What I’m noticing is the new casual Friday trend is sleeping in and not bothering to login until 11am or so.

I’m just surprised that people don’t realize it’s noticeable…and worried these slackers will prompt management to drag us into the office.


What is the company's bottom line? How is the stock? Are the shareholders making less money? At so many of these companies profits are soaring, but somehow, managers are acting like the sky is falling and want to own all of their employees' time. Why? What more do capitalists want from people? Their firstborn child as tribute?
Anonymous
Anonymous wrote:Well you’re “online,” but you’re on DCUM. So there’s that.

A huge part of my work is writing. I deliberately stay off of email/Slack, etc., during focus time.


Touché.

But I average 10 hour days and often get pulled into meetings late at night and weekends.

Seeing worker bees offline for significant chunks of the day is problematic.
Anonymous
Anonymous wrote:Well you’re “online,” but you’re on DCUM. So there’s that.

A huge part of my work is writing. I deliberately stay off of email/Slack, etc., during focus time.


Same. I create reports based on data sets and a huge portion of my day is spent analyzing data in spreadsheets and creating charts and analysis from them. It can all happen offline, and I take advantage of this to work in places where I don't have internet access so that I can work uninterrupted for hours at a time.

Like this morning I checked email at 8am, but then went to a coffee shop (and kept my computer offline) to get some work done. I only just logged on again to check email and take a "brain break" by visiting DCUM. But if OP is one of my colleagues, they probably think I took a 3 hour nap this morning and am only just now getting to work, when the opposite is true.

I find it very hard to do my work while getting pinged constantly on email or Slack. I need deep focus, which means minimizing interruptions.
Anonymous
I never use my Teams except for meetings, so I'm always offline. I need the retention of email for my work, but I'm online all the time and very responsive.
Anonymous
Anonymous wrote:It’s Friday morning, nearly 11am, and the majority of my colleagues have been offline for upwards of 15 to 24 hours. I can see this in outlook and teams.

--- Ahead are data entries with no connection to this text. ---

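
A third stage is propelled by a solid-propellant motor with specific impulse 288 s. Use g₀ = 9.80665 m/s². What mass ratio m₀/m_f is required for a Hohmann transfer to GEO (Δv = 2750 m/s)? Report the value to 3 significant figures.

v_e = Isp · g₀ = 288 × 9.80665 = 2824.3 m/s.
Using Δv = v_e ln(m₀/m_f): m₀/m_f = exp(Δv / v_e) = exp(2750 / 2824.3) = exp(0.9737) = 2.6477.

mass ratio ≈ 2.65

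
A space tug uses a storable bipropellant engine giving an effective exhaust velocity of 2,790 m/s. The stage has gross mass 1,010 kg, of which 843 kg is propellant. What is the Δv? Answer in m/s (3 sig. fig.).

m_f = m₀ − m_prop = 1,010 − 843 = 167 kg.
Rocket equation: Δv = v_e · ln(m₀/m_f) = 2790.0 × ln(6.048) = 2790.0 × 1.7997 ≈ 5021.2 m/s.

Δv ≈ 5020 m/s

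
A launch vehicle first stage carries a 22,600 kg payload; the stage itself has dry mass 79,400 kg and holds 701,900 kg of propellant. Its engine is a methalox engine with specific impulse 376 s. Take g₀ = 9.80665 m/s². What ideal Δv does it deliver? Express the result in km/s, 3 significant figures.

Δv ≈ 7.61 km/s

v_e = Isp · g₀ = 376 × 9.80665 = 3687.3 m/s.
m₀ = payload + dry + propellant = 22,600 + 79,400 + 701,900 = 803,900 kg.
m_f = payload + dry = 22,600 + 79,400 = 102,000 kg.
Δv = v_e · ln(m₀/m_f) = 3687.3 × ln(7.881) = 3687.3 × 2.0645 ≈ 7612.4 m/s.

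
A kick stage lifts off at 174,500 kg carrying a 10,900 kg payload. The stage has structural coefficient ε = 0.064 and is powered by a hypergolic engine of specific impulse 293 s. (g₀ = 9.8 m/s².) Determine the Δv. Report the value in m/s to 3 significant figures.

Δv ≈ 6030 m/s

Stage wet mass = m₀ − payload = 174,500 − 10,900 = 163,600 kg.
Stage dry mass = ε × stage wet mass = 0.064 × 163,600 = 10,470.4 kg.
Burnout mass m_f = stage dry + payload = 10,470.4 + 10,900 = 21,370.4 kg.
v_e = Isp · g₀ = 293 × 9.8 = 2871.4 m/s.
Using Δv = v_e ln(m₀/m_f): Δv = v_e · ln(174,500/21,370.4) = 2871.4 × ln(8.165) = 2871.4 × 2.0999 ≈ 6030 m/s.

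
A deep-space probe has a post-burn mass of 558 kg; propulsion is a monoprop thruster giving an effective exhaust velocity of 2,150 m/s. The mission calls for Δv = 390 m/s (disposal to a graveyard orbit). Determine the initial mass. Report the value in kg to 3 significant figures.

m₀/m_f = exp(Δv / v_e) = exp(390 / 2150.0) = exp(0.1814) = 1.1989.
m₀ = m_f × 1.1989 = 558 × 1.1989 = 668.986 kg.

initial mass ≈ 669 kg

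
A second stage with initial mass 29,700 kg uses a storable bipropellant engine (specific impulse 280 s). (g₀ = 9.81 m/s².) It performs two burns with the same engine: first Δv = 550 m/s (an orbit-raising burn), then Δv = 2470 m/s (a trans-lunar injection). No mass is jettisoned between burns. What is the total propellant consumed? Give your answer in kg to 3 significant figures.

total propellant consumed ≈ 19800 kg

v_e = Isp · g₀ = 280 × 9.81 = 2746.8 m/s.
After the first burn: m = 29700 × exp(−550/2746.8) = 29700 × 0.81854 = 24,310.6 kg.
After the second burn: m = 24,310.6 × exp(−2470/2746.8) = 24,310.6 × 0.40688 = 9,891.5 kg.
Total propellant = m₀ − m_final = 29700 − 9,891.5 = 19,808.5 kg.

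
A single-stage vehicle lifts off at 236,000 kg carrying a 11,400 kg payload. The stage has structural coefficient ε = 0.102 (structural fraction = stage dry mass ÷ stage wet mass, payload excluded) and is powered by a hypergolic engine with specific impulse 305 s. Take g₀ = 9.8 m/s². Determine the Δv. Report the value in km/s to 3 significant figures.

Δv ≈ 5.76 km/s

Stage wet mass = m₀ − payload = 236,000 − 11,400 = 224,600 kg.
Stage dry mass = ε × stage wet mass = 0.102 × 224,600 = 22,909.2 kg.
Burnout mass m_f = stage dry + payload = 22,909.2 + 11,400 = 34,309.2 kg.
v_e = Isp · g₀ = 305 × 9.8 = 2989.0 m/s.
From the ideal rocket equation, Δv = v_e · ln(236,000/34,309.2) = 2989.0 × ln(6.879) = 2989.0 × 1.9284 ≈ 5764 m/s.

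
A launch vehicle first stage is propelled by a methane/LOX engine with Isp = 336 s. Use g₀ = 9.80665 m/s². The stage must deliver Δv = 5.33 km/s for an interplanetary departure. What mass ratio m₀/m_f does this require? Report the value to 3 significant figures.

mass ratio ≈ 5.04

v_e = Isp · g₀ = 336 × 9.80665 = 3295.0 m/s.
Rocket equation: m₀/m_f = exp(Δv / v_e) = exp(5330 / 3295.0) = exp(1.6176) = 5.0409.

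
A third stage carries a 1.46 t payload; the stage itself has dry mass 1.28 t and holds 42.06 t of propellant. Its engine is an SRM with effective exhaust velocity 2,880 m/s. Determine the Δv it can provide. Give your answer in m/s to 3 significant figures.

m₀ = payload + dry + propellant = 1.46 + 1.28 + 42.06 = 44.8 t.
m_f = payload + dry = 1.46 + 1.28 = 2.74 t.
By the Tsiolkovsky rocket equation, Δv = v_e · ln(m₀/m_f) = 2880.0 × ln(16.35) = 2880.0 × 2.7943 ≈ 8047.4 m/s.

Δv ≈ 8050 m/s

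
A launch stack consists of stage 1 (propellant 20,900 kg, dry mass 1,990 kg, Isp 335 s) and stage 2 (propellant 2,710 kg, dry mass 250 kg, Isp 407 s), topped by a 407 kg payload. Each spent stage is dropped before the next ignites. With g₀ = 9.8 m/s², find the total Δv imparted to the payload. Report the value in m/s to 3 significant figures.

Ignition mass of stage 1 = 20,900+1,990 + 2,710+250 + 407 = 26,257 kg.
Stage 1: m₀ = 26,257 kg, m_f = 26,257 − 20,900 = 5,357 kg; Δv = 335×9.8×ln(4.901) = 3283.0×1.5895 ≈ 5218 m/s.
Stage 2: m₀ = 3,367 kg, m_f = 3,367 − 2,710 = 657 kg; Δv = 407×9.8×ln(5.125) = 3988.6×1.6341 ≈ 6518 m/s.
Total Δv = 5218 + 6518 = 11736 m/s.

Δv ≈ 11700 m/s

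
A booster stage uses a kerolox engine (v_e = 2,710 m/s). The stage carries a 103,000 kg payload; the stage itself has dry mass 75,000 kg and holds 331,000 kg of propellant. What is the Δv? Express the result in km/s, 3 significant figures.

m₀ = payload + dry + propellant = 103,000 + 75,000 + 331,000 = 509,000 kg.
m_f = payload + dry = 103,000 + 75,000 = 178,000 kg.
By the Tsiolkovsky rocket equation, Δv = v_e · ln(m₀/m_f) = 2710.0 × ln(2.86) = 2710.0 × 1.0507 ≈ 2847.3 m/s.

Δv ≈ 2.85 km/s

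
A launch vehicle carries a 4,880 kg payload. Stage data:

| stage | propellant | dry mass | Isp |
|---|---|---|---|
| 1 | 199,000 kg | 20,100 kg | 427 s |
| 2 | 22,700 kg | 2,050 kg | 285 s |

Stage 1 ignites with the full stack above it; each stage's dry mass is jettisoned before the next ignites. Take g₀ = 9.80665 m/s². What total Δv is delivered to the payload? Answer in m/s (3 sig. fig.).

Δv ≈ 10800 m/s

Ignition mass of stage 1 = 199,000+20,100 + 22,700+2,050 + 4,880 = 248,730 kg.
Stage 1: m₀ = 248,730 kg, m_f = 248,730 − 199,000 = 49,730 kg; Δv = 427×9.80665×ln(5.002) = 4187.4×1.6098 ≈ 6741 m/s.
Stage 2: m₀ = 29,630 kg, m_f = 29,630 − 22,700 = 6,930 kg; Δv = 285×9.80665×ln(4.276) = 2794.9×1.4529 ≈ 4061 m/s.
Total Δv = 6741 + 4061 = 10802 m/s.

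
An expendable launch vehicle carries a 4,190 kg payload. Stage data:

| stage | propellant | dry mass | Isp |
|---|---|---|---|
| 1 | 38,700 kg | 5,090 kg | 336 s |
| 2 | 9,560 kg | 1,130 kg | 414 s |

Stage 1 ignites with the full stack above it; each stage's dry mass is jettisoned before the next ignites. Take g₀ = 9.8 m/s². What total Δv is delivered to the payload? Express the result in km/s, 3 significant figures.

Ignition mass of stage 1 = 38,700+5,090 + 9,560+1,130 + 4,190 = 58,670 kg.
Stage 1: m₀ = 58,670 kg, m_f = 58,670 − 38,700 = 19,970 kg; Δv = 336×9.8×ln(2.938) = 3292.8×1.0777 ≈ 3549 m/s.
Stage 2: m₀ = 14,880 kg, m_f = 14,880 − 9,560 = 5,320 kg; Δv = 414×9.8×ln(2.797) = 4057.2×1.0285 ≈ 4173 m/s.
Total Δv = 3549 + 4173 = 7722 m/s.

Δv ≈ 7.72 km/s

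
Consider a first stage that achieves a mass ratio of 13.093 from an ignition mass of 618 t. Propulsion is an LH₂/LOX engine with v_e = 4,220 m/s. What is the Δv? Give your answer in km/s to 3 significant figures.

Δv ≈ 10.9 km/s

Using Δv = v_e ln(m₀/m_f): Δv = v_e · ln(13.093) = 4220.0 × 2.5721 ≈ 10854.2 m/s.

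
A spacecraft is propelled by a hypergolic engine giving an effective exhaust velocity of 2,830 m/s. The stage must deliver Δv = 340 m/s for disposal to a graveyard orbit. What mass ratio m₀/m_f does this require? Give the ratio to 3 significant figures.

m₀/m_f = exp(Δv / v_e) = exp(340 / 2830.0) = exp(0.1201) = 1.1277.

mass ratio ≈ 1.13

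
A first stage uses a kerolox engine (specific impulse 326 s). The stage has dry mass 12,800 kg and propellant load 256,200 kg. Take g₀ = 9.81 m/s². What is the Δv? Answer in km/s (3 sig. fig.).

Δv ≈ 9.74 km/s

v_e = Isp · g₀ = 326 × 9.81 = 3198.1 m/s.
m₀ = m_dry + m_prop = 12,800 + 256,200 = 269,000 kg.
Δv = v_e · ln(m₀/m_f) = 3198.1 × ln(21.02) = 3198.1 × 3.0453 ≈ 9738.9 m/s.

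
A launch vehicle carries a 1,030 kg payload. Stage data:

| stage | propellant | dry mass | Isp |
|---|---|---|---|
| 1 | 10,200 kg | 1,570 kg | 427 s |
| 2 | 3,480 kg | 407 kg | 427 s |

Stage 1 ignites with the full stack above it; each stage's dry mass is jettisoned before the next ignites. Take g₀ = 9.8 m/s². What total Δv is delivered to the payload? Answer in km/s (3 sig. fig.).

Δv ≈ 9.10 km/s

Ignition mass of stage 1 = 10,200+1,570 + 3,480+407 + 1,030 = 16,687 kg.
Stage 1: m₀ = 16,687 kg, m_f = 16,687 − 10,200 = 6,487 kg; Δv = 427×9.8×ln(2.572) = 4184.6×0.9448 ≈ 3954 m/s.
Stage 2: m₀ = 4,917 kg, m_f = 4,917 − 3,480 = 1,437 kg; Δv = 427×9.8×ln(3.422) = 4184.6×1.2301 ≈ 5148 m/s.
Total Δv = 3954 + 5148 = 9102 m/s.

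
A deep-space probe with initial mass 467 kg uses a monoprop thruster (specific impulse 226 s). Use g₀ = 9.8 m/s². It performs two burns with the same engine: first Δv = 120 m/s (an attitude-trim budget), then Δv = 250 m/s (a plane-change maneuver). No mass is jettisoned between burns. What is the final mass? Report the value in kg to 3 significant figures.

v_e = Isp · g₀ = 226 × 9.8 = 2214.8 m/s.
After the first burn: m = 467 × exp(−120/2214.8) = 467 × 0.94726 = 442.37 kg.
After the second burn: m = 442.37 × exp(−250/2214.8) = 442.37 × 0.89326 = 395.151 kg.

final mass ≈ 395 kg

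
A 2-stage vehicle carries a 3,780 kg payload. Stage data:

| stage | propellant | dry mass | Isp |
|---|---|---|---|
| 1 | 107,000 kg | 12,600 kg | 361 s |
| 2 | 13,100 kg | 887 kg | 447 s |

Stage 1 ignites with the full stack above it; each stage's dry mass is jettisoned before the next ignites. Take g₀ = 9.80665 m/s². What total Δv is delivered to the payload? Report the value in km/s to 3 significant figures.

Δv ≈ 11.2 km/s

Ignition mass of stage 1 = 107,000+12,600 + 13,100+887 + 3,780 = 137,367 kg.
Stage 1: m₀ = 137,367 kg, m_f = 137,367 − 107,000 = 30,367 kg; Δv = 361×9.80665×ln(4.524) = 3540.2×1.5093 ≈ 5343 m/s.
Stage 2: m₀ = 17,767 kg, m_f = 17,767 − 13,100 = 4,667 kg; Δv = 447×9.80665×ln(3.807) = 4383.6×1.3368 ≈ 5860 m/s.
Total Δv = 5343 + 5860 = 11203 m/s.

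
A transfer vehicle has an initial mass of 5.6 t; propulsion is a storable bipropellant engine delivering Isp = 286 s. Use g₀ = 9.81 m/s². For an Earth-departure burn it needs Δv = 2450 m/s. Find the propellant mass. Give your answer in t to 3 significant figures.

v_e = Isp · g₀ = 286 × 9.81 = 2805.7 m/s.
Rocket equation: m₀/m_f = exp(Δv / v_e) = exp(2450 / 2805.7) = exp(0.8732) = 2.3946.
m_f = 5.6 / 2.3946 = 2.3386 t, so propellant = m₀ − m_f = 5.6 − 2.3386 = 3.2614 t.

propellant mass ≈ 3.26 t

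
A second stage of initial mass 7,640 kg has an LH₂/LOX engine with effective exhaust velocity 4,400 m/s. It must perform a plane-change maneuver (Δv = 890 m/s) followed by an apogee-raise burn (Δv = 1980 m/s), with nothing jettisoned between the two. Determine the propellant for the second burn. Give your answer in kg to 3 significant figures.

propellant for the second burn ≈ 2260 kg

After the first burn: m = 7640 × exp(−890/4400.0) = 7640 × 0.81687 = 6,240.89 kg.
After the second burn: m = 6,240.89 × exp(−1980/4400.0) = 6,240.89 × 0.63763 = 3,979.38 kg.
Second-burn propellant = 6,240.89 − 3,979.38 = 2,261.51 kg.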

Does everyone realize this info is available?

Does anyone care?

I’m tempted to schedule Thursday afternoon and Friday morning meetings just to make sure people are working some hours.


Is work not getting done? Are they paid by the hour? What is the point of your meeting besides trying to punishing employees? If you are a manager do you get paid and evaluated on quantity and quality of the work produced or by the number of hours employees are online?